Some snippets for context (that I will post about later):
I have a startup idea. Before I produce an MVP, I’m going to make a pet project to test out the dev-environ that I’m predicting will be best fit.
At this point, I’ve chosen: Golang backend, AngularJS frontend, Twitter-Bootstrap for CSS, jQuery for final stage prettifying
Again, I will post later to this, but for now, I wanted a DB or general data store that was scalable and fast. So… MySQL?!?!? I mean… Cassandra, Hadoop, HBase, Riak, Voldemort, MongoDB, CouchDB, …
Why not MongoDB? I was itching to try MongoDB. It’s still growing, has a great marketing team (not a slight, you need to have buzz/devs using your product to have longevity), is easy to dev for… But my product has highly relational data. Besides, what data is truly monotonic? And who wants to deal with the MongoDB cliff for “Webscale”?
So, Cassandra, right? I was very close to betting on Cassandra. Half open-source, half-Datastax, all passionate community. Started at Facebook. Backed by Apache. Blazing write speeds. Then, I read eBay’s excellent ideas on designing an app with Cassandra in mind, rather than retrofitting Cassandra to an app. Designing a database with queries in mind rather than data in mind seemed reasonable. Not natural, but reasonable. But immediately, I began to see issues. If I needed to denormalize data this once to serve a query, what about variable, more complex queries? For a typical webapp, there are only so many queries that need to so prepared, leading to a defined number of materialized views/denormalizations. Given that my value proposition is centered around the customizable specificity of the data itself, and more generally speaking, the more relational your data is, the less it makes sense to use Cassandra.
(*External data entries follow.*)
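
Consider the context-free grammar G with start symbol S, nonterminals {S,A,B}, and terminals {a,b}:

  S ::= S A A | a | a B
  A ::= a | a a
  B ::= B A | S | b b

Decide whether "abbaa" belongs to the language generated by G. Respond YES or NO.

CNF form of G:
  S -> S X3 | T0 B | a
  A -> T0 T0 | a
  B -> B A | S X2 | T0 B | T1 T1 | a
  T0 -> a
  T1 -> b
  X2 -> A A
  X3 -> A A

CYK table (by increasing span):
  [0..0]={A,B,S,T0}  "a"  orig:{A,B,S}
  [1..1]={T1}  "b"  orig:{}
  [2..2]={T1}  "b"  orig:{}
  [3..3]={A,B,S,T0}  "a"  orig:{A,B,S}
  [4..4]={A,B,S,T0}  "a"  orig:{A,B,S}
  [0..1]=∅  "ab"
  [1..2]={B}  "bb"
  [2..3]=∅  "ba"
  [3..4]={A,B,S,X2,X3}  "aa"  orig:{A,B,S}
  [0..2]={B,S}  "abb"
  [1..3]={B}  "bba"
  [2..4]=∅  "baa"
  [0..3]={B,S}  "abba"
  [1..4]={B}  "bbaa"
  [0..4]={B,S}  "abbaa"

S ∈ T[0,4] ⇒ YES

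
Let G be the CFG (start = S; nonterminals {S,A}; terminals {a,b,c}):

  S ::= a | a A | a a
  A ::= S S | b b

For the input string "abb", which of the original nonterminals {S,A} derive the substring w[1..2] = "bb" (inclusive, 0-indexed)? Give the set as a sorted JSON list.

Convert to CNF:
  S -> T1 A | T1 T1 | a
  A -> S S | T0 T0
  T0 -> b
  T1 -> a

CYK fill — only the sub-triangle for w[1..2]:
  T[1,1] 'b' = {T0}  orig:{}
  T[2,2] 'b' = {T0}  orig:{}
  T[1,2] 'bb' = {A}

Original NTs in T[1,2] deriving "bb": ["A"]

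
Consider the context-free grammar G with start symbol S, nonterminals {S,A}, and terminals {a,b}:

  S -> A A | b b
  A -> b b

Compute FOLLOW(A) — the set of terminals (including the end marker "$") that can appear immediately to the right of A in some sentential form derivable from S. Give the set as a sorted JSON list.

FIRST iteration:
pass 1:
  A via A→b b: +{b}
  S via S→A A: +{b}
  FIRST[S]={b}  FIRST[A]={b}
pass 2: (stable)
  FIRST[S]={b}  FIRST[A]={b}

Compute FOLLOW by fixpoint:
initialize: $ ∈ FOLLOW(S)
round 1:
  S→A A: FOLLOW(A) ⊇ FIRST(A) = {b}; new: +{b}
  S→A A: FOLLOW(A) ⊇ FOLLOW(S) ⊇ {$}; new: +{$}
  FOLLOW[S]={$}  FOLLOW[A]={$,b}
round 2: (no change)
  FOLLOW[S]={$}  FOLLOW[A]={$,b}

FOLLOW(A) = ["$", "b"]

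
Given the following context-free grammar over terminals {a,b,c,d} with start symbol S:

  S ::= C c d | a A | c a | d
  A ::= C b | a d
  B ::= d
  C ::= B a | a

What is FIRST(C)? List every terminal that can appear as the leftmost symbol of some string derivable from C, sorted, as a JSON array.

Compute FIRST by fixpoint:
iter 1:
  A via A→a d: +{a}
  B via B→d: +{d}
  C via C→B a: +{d}
  C via C→a: +{a}
  S via S→C c d: +{a,d}
  S via S→c a: +{c}
  S: {a,c,d}  A: {a}  B: {d}  C: {a,d}
iter 2:
  A via A→C b: +{d}
  S: {a,c,d}  A: {a,d}  B: {d}  C: {a,d}
iter 3: (no change)
  S: {a,c,d}  A: {a,d}  B: {d}  C: {a,d}

FIRST(C) = ["a", "d"]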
Sure, for each specific use case, your performance may be an order of a magnitude higher… for the first twenty or so denormalizations. But what happens after 100? And do you really want to have 100 sets of duplicate data that is differently structured? Gaining faster reads via duplication is one thing. Gaining it through denormalization is an entirely different story.
Then I read about Twitter‘s decision. Digg‘s lesson. Facebook‘s efforts, especially as the originators of Cassandra. Youtube‘s Vitess. Let me simplify: Scale is a good problem to have. It means you have both a product and users. And the companies dealing with scale, have either stuck with a MySQL variant or are failing. I suspect because of Cassandra’s ineffectiveness as a general data store.
TL:DR? RDBMS has survived decades. There’s a reason. If bits of your data gains any meaning when connected with other bits of [your] data, and/or you want your app to be agile and able to pivot/add features at any point in the future without massive DB/code refactoring/rewrites, go old-school and use MySQL or a SQL variant. The DB gods have a sense of irony, it seems.